“Take it from me I’ll never again gallop around the juniper bowl. I wouldn’t be a lush worker like that Alla McCune for another $10,000 legacy. She’s just started the habit lately. She thinks it’s stylish. Sure, every time she goes out with a crowd that drink anything stronger than beer she thinks she is in society. Every time she gets a snoot full she falls in love. Fact. My, such a scene as she caused in the hotel the other evening. She doped it out this way: She was all alone, a stormy night, a bottle of Scotch and a syphon. Why not light up? Talk about your Great White Way, why, she had it looking like a dark alley in Darkest Brooklyn. Along about 6 o’clock in the evening a gentleman called to see her. As soon as he entered the portal Alla knew that she had at last met her soul twin.

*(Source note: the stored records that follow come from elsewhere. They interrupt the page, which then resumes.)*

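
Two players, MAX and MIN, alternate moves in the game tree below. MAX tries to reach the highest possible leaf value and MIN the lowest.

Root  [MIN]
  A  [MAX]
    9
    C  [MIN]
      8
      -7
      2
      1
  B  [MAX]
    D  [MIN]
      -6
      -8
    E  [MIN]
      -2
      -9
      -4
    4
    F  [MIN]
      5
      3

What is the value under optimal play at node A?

9

C (MIN): min(8, -7, 2, 1) = -7
A (MAX): max(9, -7) = 9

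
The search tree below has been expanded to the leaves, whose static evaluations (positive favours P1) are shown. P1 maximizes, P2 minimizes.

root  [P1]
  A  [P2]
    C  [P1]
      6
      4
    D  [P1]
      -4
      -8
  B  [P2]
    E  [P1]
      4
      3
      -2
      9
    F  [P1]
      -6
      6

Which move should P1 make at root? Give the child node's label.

C (P1): max(6, 4) = 6
D (P1): max(-4, -8) = -4
A (P2): min(6, -4) = -4
E (P1): max(4, 3, -2, 9) = 9
F (P1): max(-6, 6) = 6
B (P2): min(9, 6) = 6
root (P1): max(-4, 6) = 6
P1 at root wants the highest of {A=-4, B=6}, so chooses B.

B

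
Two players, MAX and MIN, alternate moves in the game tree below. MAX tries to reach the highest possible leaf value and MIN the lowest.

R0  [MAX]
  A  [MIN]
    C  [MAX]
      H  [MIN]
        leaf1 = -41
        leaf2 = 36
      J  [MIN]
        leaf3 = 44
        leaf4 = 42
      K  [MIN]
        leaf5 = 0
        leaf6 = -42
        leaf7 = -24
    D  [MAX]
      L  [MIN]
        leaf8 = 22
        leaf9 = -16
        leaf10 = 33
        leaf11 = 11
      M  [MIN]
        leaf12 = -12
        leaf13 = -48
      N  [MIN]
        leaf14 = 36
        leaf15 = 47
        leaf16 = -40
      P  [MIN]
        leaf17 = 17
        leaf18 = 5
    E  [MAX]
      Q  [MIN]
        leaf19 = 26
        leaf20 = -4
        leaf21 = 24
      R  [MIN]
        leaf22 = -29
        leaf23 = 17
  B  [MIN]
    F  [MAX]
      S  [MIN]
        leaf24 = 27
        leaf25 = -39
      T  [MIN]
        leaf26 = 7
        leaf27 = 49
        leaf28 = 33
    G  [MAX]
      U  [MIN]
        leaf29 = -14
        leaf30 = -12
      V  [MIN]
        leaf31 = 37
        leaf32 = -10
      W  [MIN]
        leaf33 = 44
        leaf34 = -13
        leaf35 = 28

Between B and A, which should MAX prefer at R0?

S (MIN): min(27, -39) = -39
T (MIN): min(7, 49, 33) = 7
F (MAX): max(-39, 7) = 7
U (MIN): min(-14, -12) = -14
V (MIN): min(37, -10) = -10
W (MIN): min(44, -13, 28) = -13
G (MAX): max(-14, -10, -13) = -10
B (MIN): min(7, -10) = -10
H (MIN): min(-41, 36) = -41
J (MIN): min(44, 42) = 42
K (MIN): min(0, -42, -24) = -42
C (MAX): max(-41, 42, -42) = 42
L (MIN): min(22, -16, 33, 11) = -16
M (MIN): min(-12, -48) = -48
N (MIN): min(36, 47, -40) = -40
P (MIN): min(17, 5) = 5
D (MAX): max(-16, -48, -40, 5) = 5
Q (MIN): min(26, -4, 24) = -4
R (MIN): min(-29, 17) = -29
E (MAX): max(-4, -29) = -4
A (MIN): min(42, 5, -4) = -4
MAX prefers the higher value; B=-10, A=-4. A is better since -4 > -10.

A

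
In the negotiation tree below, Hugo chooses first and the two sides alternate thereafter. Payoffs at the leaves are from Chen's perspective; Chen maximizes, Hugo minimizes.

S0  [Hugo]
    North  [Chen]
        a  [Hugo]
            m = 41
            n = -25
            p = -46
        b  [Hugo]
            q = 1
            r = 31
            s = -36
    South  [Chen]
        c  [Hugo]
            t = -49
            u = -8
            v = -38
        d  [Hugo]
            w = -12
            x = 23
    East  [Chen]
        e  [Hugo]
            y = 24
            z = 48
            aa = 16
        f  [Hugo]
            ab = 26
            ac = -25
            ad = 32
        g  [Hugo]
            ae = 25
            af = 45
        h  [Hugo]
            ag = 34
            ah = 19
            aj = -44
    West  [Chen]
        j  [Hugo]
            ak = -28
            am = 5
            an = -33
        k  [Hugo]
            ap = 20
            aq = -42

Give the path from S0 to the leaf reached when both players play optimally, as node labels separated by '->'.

a (Hugo): min(41, -25, -46) = -46
b (Hugo): min(1, 31, -36) = -36
North (Chen): max(-46, -36) = -36
c (Hugo): min(-49, -8, -38) = -49
d (Hugo): min(-12, 23) = -12
South (Chen): max(-49, -12) = -12
e (Hugo): min(24, 48, 16) = 16
f (Hugo): min(26, -25, 32) = -25
g (Hugo): min(25, 45) = 25
h (Hugo): min(34, 19, -44) = -44
East (Chen): max(16, -25, 25, -44) = 25
j (Hugo): min(-28, 5, -33) = -33
k (Hugo): min(20, -42) = -42
West (Chen): max(-33, -42) = -33
S0 (Hugo): min(-36, -12, 25, -33) = -36
At S0, Hugo picks North (lowest: -36).
At North, Chen picks b (highest: -36).
At b, Hugo picks s (lowest: -36).
Terminal value -36.

S0 -> North -> b -> s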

“She was hanging on to the table at the time and when she let go to embrace him, instead of being clasped to his yearning bosom, as she had planned, her knees gave away and she skated on her profile across the divan. This cluck, being of a timid nature, instead of running for the ammonia, slammed the door and sprinted for the elevator. Alla, as soon as the door closed, realized that she had been jilted, and resolving not to be canned without a struggle, she threw on her pony coat over her kimono, and pinning her hat roguishly over one ear, she fled the snare and ran down eight flights of steps into the street, with two coon bell boys after her. She turned into Broadway, going like Hose No. 7, with her kimono streaming to the breeze, and ran all the way down to Rector’s and into the door before she was stopped by the head waiter. The two bell boys caught up and loaded her into a cab before the police came and managed to get her back up to the hotel, though the fight she put up was a caution. Wine is sure a mocker and Scotch highballs is fierce.
“I heard from the folks in Emporia the other day and they are still talking over the time I and the two guys in the automobile pulled off. The minister sprung a long sermon on the effects of strong drink on the young and the Emporia Wasp—you know they did call it the Bee, but the guy that bought it from the Bee people renamed it the Wasp, because he got stung worse than any bee could sting—the Emporia Wasp came out with a long editorial about the profligate rich and the Attic Debating Society had a big pow-wow in the basement of the church on the subject, ’Be it Resolved, That more people are killed by strong drink than by hanging.’ All this had such a moral effect on the young that the soda fountain didn’t sell a claret phosphate for three weeks after. And the Ladies’ Aid got so busy over Azbe Lewis, the town drunkard, that he had three proposals of marriage, but he decided to take the lesser of the evils and stick to drink. I think he ain’t such a dope at that.